Menjadi Ketua, Kepala, atau Presiden tidak sekedar hanya untuk kepentingan pragmatis keberhasilan program kerja atau hanya sekedar mencapai tujuan taktis dari dakwah. Kita coba kembali ke hakekat kepemimpinan yang seringkali di lupakan oleh seorang kader dakwah. Saya pun harus tegas mengkritik seorang Presiden Mahasiswa yang masih berpikir konservatif dan sempit mengenai kepemimpinan di BEM. BEM bukanlah tempat bagi para kader dakwah untuk memindahkan LDK ke lembaga tersebut. Kita tidak mengisi kepemimpinan disana jika hanya untuk bedol desa kader dan melegetimasi gerakan kita dalam sebuah wadah formal yang terpercaya.
Sebagai seorang pemimpin yang arif dan bijak di sebuah lembaga kemahasiswaan kita perlu menunjukkan dan membuktikan bahwa kita adalah milik semua, bukan hanya milik kelompok geng mesjid saja. Kita di amanahkan untuk memimpin agar sebanyak mungkin mahasiswa di kampus kita terbangun potensi kebaikannya dan mereka bisa bergerak bersama kita untuk membangun rakyat. Kepemimpinan di BEM lahir untuk menjawab kebutuhan tersebut, dan kita sebagai kader siyasi perlu dapat terbuka, mengayomi serta mengkolaborasikan semua potensi yang ada tersebut.
 
Memimpin
Sebagai seorang pemimpin, kita perlu dengan benar memahami hakekat kepemimpina tersebut. Seorang pemimpin harus memiliki gagasan murni atas pemikiran dan idealismenya akan masa depan dari lembaga yang akan ia pimpin. Gagasan inilah menjadi modal bagi dirinya dalam memimpin dan menjadi landasan pemikiran dalam mengembangkan program. Gagasan ini adalah gagasan yang dibangun juga dengan mengambil aspirasi dari komunitas, artinya jangan sampai juga gagasan yang kita bawa bertentangan dengan nilai atau norma yang berlaku dalam komunitas tersebut.
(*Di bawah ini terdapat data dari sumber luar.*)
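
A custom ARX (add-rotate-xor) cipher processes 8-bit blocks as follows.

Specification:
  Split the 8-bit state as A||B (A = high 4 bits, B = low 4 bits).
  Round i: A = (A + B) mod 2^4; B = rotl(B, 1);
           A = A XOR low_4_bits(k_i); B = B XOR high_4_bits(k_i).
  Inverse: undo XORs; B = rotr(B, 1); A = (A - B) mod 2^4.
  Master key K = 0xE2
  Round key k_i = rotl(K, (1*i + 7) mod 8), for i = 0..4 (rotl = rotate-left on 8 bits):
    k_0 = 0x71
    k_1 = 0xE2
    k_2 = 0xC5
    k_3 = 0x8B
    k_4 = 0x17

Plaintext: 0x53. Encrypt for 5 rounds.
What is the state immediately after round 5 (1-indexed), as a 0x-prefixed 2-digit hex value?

s_0 = plaintext = 0x53
s_1 = Round(s_0, k_0) = 0x91
s_2 = Round(s_1, k_1) = 0x8C
s_3 = Round(s_2, k_2) = 0x15
s_4 = Round(s_3, k_3) = 0xD2
s_5 = Round(s_4, k_4) = 0x85

0x85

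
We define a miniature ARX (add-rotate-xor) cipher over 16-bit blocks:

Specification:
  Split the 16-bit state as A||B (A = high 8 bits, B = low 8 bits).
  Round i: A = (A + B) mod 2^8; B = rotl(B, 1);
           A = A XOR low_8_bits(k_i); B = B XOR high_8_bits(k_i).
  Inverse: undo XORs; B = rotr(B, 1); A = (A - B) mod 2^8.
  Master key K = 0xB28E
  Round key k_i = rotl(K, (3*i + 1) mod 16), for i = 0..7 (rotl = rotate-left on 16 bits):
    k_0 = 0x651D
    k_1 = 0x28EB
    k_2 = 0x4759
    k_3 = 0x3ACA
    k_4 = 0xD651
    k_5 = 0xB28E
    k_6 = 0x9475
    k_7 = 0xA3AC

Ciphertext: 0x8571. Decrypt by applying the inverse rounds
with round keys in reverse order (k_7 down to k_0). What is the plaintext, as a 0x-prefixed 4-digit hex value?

s_0 = ciphertext = 0x8571
s_1 = InvRound(s_0, k_7) = 0xC069
s_2 = InvRound(s_1, k_6) = 0xB7FE
s_3 = InvRound(s_2, k_5) = 0x1326
s_4 = InvRound(s_3, k_4) = 0xCA78
s_5 = InvRound(s_4, k_3) = 0xDF21
s_6 = InvRound(s_5, k_2) = 0x5333
s_7 = InvRound(s_6, k_1) = 0x2B8D
s_8 = InvRound(s_7, k_0) = 0xC274

0xC274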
Setelah gagasan itu terbangun, maka tanggung jawab pemimpin adalah untuk mengkomunikasikan gagasan tersebut kepada komunitas. Tentu bukan sekedar komunikasi dalam konteks menyampaikan atau menginformasikan saja. Melainkan juga untuk meyakinkan komunitas kita agar mau berjuang bersama mewujudkan gagasan tersebut. Dalam proses ini bisa dikatakan terjadi kolaborasi mimpi, mimpi seorang pemimpin menjadi mimpi bersam seluruh anggota komunitas.
Sebagai soerang da’i, kader dakwah siyasi juga harus mampu membahasakan semua gagasan yang diangkat dalam bahasa yang dapat dicerna oleh komunitas. Hindari bahasa yang melangit sehingga gagasan kita hanya akan menjadi gagasan “tingkat dewa” yang tidak bisa dicerna dan diterjemahkan oleh anggota komunitas tersebut. Yakinkanlah dengan segala upaya yang ada agar mereka mau bergerak bersama kita.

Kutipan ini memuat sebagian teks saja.